Firstly, there are a couple generic digital technologies that a lot of people should be a lot more educated about, even if they don’t use them on a daily basis. The chairman of Nokia, for instance, is very keen on having everybody understanding machine learning, but that doesn’t mean that everybody has to learn the mechanics of this, but that they should at least have a basic understanding of it.

People should, for example, understand more about blockchain and AI in a general sense; people should understand the value of data and what you can do with it, but also its limitations and pitfalls. Then, there are also areas which require specific knowledge, and people have to be prepared for that.

That is, if someone is employed within the automotive industry, for example, is seeing digital innovation happen across the board, and so if someone is employed as an engineer in this sector then they have to understand how things are changing; they need to know about radar technology, how you plan the multi-media environment, the security of the cyber-physical systems and so on. Employers will need to hire a lot of new staff who have the necessary skills, but they also have to educate their existing workforce, and this is done via very specific courses which can be problematic because we simply have the teaching capacity in Europe to cope with this. We therefore also need to teach the teachers so that they have the skills to transfer.

This is also true for industries where digital is not as pronounced as yet. In agriculture, for instance, the landowners need to know about numerous aspects of digital (whether it makes sense to fly a drone over their potato field, for instance – they should understand what this drone is doing, what the benefits are, and so on).

Of course, digital has a risk of being hacked, but even in the area of cybersecurity there is still a lot of need a lack of unawareness, while there are also those who scaremonger around of issues of cybersecurity, and that is clearly not helpful. What is needed again is more skills and a better understanding.

How do you hope to improve on the current EIT Digital Accelerator in an effort to provide the best environment for digital scale-ups? How can it be ensured that mature technologies are taken from the lab to the marketplace in a more efficient manner (and how will EIT Digital’s increased focus on deep tech within the SRA 2020-2022 help here)?

The EIT Digital Accelerator has always focused on deep tech. In the early days, we believed that it was start-ups which required the most assistance, but we came to realise that it is in fact scaling-up that poses the biggest problem.

The European Institute of Innovate and Technology is this focused on scaling-up companies that have a strong technology footprint and basis to work from (that is what we call deep tech). Deep tech emerges from technical R&D, and that means you can be selective in the topics that you go for. We choose these because they fit with the nature of our organisation as we work closely with universities, researcher organisations, and tech companies.

Focusing on those scaleups that have a strong technical base has several of advantages, including the fact that they have a good technology and are typically a first mover; they may have mastered the technology better than others because they were able to protect it with a good IP, and so on.

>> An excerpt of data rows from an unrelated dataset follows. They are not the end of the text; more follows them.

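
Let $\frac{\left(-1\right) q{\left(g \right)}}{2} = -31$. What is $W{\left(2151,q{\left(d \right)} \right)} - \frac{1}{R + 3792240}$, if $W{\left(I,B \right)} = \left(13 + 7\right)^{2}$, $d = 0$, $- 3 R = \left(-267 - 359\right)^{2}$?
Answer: $\frac{4393937597}{10984844} \approx 400.0$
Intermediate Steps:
$R = - \frac{391876}{3}$ ($R = - \frac{\left(-267 - 359\right)^{2}}{3} = - \frac{\left(-626\right)^{2}}{3} = \left(- \frac{1}{3}\right) 391876 = - \frac{391876}{3} \approx -1.3063 \cdot 10^{5}$)
$q{\left(g \right)} = 62$ ($q{\left(g \right)} = \left(-2\right) \left(-31\right) = 62$)
$W{\left(I,B \right)} = 400$ ($W{\left(I,B \right)} = 20^{2} = 400$)
$W{\left(2151,q{\left(d \right)} \right)} - \frac{1}{R + 3792240} = 400 - \frac{1}{- \frac{391876}{3} + 3792240} = 400 - \frac{1}{\frac{10984844}{3}} = 400 - \frac{3}{10984844} = \frac{4393937597}{10984844}$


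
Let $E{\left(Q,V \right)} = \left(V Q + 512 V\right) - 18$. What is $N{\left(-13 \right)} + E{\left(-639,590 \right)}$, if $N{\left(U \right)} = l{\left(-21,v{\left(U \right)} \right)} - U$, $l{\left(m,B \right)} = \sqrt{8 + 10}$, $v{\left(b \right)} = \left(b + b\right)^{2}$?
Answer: $-74935 + 3 \sqrt{2} \approx -74931.0$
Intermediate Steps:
$E{\left(Q,V \right)} = -18 + 512 V + Q V$ ($E{\left(Q,V \right)} = \left(Q V + 512 V\right) - 18 = \left(512 V + Q V\right) - 18 = -18 + 512 V + Q V$)
$v{\left(b \right)} = 4 b^{2}$ ($v{\left(b \right)} = \left(2 b\right)^{2} = 4 b^{2}$)
$l{\left(m,B \right)} = 3 \sqrt{2}$ ($l{\left(m,B \right)} = \sqrt{18} = 3 \sqrt{2}$)
$N{\left(U \right)} = - U + 3 \sqrt{2}$ ($N{\left(U \right)} = 3 \sqrt{2} - U = - U + 3 \sqrt{2}$)
$N{\left(-13 \right)} + E{\left(-639,590 \right)} = \left(\left(-1\right) \left(-13\right) + 3 \sqrt{2}\right) - 74948 = \left(13 + 3 \sqrt{2}\right) - 74948 = -74935 + 3 \sqrt{2}$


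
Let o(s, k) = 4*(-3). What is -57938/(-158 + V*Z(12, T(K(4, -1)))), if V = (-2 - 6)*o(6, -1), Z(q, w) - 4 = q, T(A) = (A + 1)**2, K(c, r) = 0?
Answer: -28969/689 ≈ -42.045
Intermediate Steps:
o(s, k) = -12
T(A) = (1 + A)**2
Z(q, w) = 4 + q
V = 96 (V = (-2 - 6)*(-12) = -8*(-12) = 96)
-57938/(-158 + V*Z(12, T(K(4, -1)))) = -57938/(-158 + 96*(4 + 12)) = -57938/(-158 + 96*16) = -57938/(-158 + 1536) = -57938/1378 = -57938*1/1378 = -28969/689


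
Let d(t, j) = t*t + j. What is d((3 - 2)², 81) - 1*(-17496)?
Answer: 17578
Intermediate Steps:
d(t, j) = j + t² (d(t, j) = t² + j = j + t²)
d((3 - 2)², 81) - 1*(-17496) = (81 + ((3 - 2)²)²) - 1*(-17496) = (81 + (1²)²) + 17496 = (81 + 1²) + 17496 = (81 + 1) + 17496 = 82 + 17496 = 17578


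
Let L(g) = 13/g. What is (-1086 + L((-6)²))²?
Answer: 1527480889/1296 ≈ 1.1786e+6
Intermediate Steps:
(-1086 + L((-6)²))² = (-1086 + 13/((-6)²))² = (-1086 + 13/36)² = (-39083/36)² = 1527480889/1296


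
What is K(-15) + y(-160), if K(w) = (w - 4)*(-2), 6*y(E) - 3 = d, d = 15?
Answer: 41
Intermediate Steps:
y(E) = 3 (y(E) = ½ + (⅙)*15 = ½ + 5/2 = 3)
K(w) = 8 - 2*w (K(w) = (-4 + w)*(-2) = 8 - 2*w)
K(-15) + y(-160) = (8 - 2*(-15)) + 3 = (8 + 30) + 3 = 38 + 3 = 41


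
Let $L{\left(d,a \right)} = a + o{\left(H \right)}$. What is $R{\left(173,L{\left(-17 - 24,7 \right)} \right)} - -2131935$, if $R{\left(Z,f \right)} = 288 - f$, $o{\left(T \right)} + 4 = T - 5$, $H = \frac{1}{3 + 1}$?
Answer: $\frac{8528899}{4} \approx 2.1322 \cdot 10^{6}$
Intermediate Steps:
$H = \frac{1}{4} \approx 0.25$
$o{\left(T \right)} = -9 + T$ ($o{\left(T \right)} = -4 + \left(T - 5\right) = -4 + \left(-5 + T\right) = -9 + T$)
$L{\left(d,a \right)} = - \frac{35}{4} + a$ ($L{\left(d,a \right)} = a + \left(-9 + \frac{1}{4}\right) = a - \frac{35}{4} = - \frac{35}{4} + a$)
$R{\left(173,L{\left(-17 - 24,7 \right)} \right)} - -2131935 = \left(288 - \left(- \frac{35}{4} + 7\right)\right) - -2131935 = \left(288 - - \frac{7}{4}\right) + 2131935 = \left(288 + \frac{7}{4}\right) + 2131935 = \frac{1159}{4} + 2131935 = \frac{8528899}{4}$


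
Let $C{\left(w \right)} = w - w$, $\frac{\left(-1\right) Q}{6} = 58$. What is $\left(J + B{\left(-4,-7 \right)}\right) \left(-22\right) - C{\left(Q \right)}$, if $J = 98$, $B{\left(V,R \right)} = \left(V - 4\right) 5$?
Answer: $-1276$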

In Europe, if you do not have a technology differentiator, then you have to be a fast grower in the market so that you can establish a very strong position but, as we have already discussed, this is difficult due to the fragmented digital European market. Europe is thus at a disadvantage because we are very good at technology, we have very good universities, and we are very talented people, but we don’t have a very strong integrated home market, and this now needs to be addressed in order for European digital scaleups to be able to go on to hold a dominant position, which will be crucial as we move towards the digital future.